The Department of Transport told Computer Weekly that all images will be deleted as soon as the subject has been cleared for take-off. The department is developing a code of practice for airport operators to ensure passenger privacy, a spokesman said.
The American Civil Liberties Union claims that the black and white scans "amount to a virtual strip search", as they reveal the subject's genitalia, implants and other private concerns. This has prompted concern from privacy and child pornography watchdogs about the processing and storage of the images.
Data Protection demands
Chris Pounder, a data protection expert, said in a blog post that the scans are subject to the UK Data Protection Act. "Each ghostly image will be associated with other identifying information already in the possession of the data controller (e.g. the boarding card identification details of the data subject)," he said.

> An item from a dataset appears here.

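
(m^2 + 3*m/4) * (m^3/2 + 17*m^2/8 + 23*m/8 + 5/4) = m^5/2 + 5*m^4/2 + 143*m^3/32 + 109*m^2/32 + 15*m/16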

Pounder said he expected airports to put up signs to warn air passengers why they were being scanned and what would happen to the scans. "If the scan of a particular individual does not show any airport security problem, one would expect that the images would be deleted expeditiously, if not immediately," he said.
Airport owners would be expected to undertake a privacy impact assessment study before installing the units, he said.
The Department of Transport said, "There are obviously privacy issues related to the use of the scanners. One of the items in the code would be to block the person reading the scan from seeing the person being scanned during the operation."
Heathrow to install scanners
According to press reports, Heathrow, which is owned by BAA, will install up to seven scanners, each worth up to £100,000, in the next few weeks.
A BAA spokesperson declined to say how much it is spending on the scanners. "It is our view that a combination of technology, intelligence and passenger profiling will help build a more robust defence against the unpredictable and changing nature of the terrorist threat to aviation," she said in a statement.
However, a Citigroup report quoted by the Financial Times said Heathrow alone would require at least 60 and probably 100 scanners at a total cost of £10m. BAA runs six UK airports.
Privacy and health concerns
Full body scanners are based on backscatter x-rays or millimetre wave technologies. Citigroup said Heathrow had already bought but not deployed four backscatter x-ray machines because of privacy and health concerns.
At least 20 x-ray-based cargo scanners are already in use at UK airports to detect drugs and other contraband.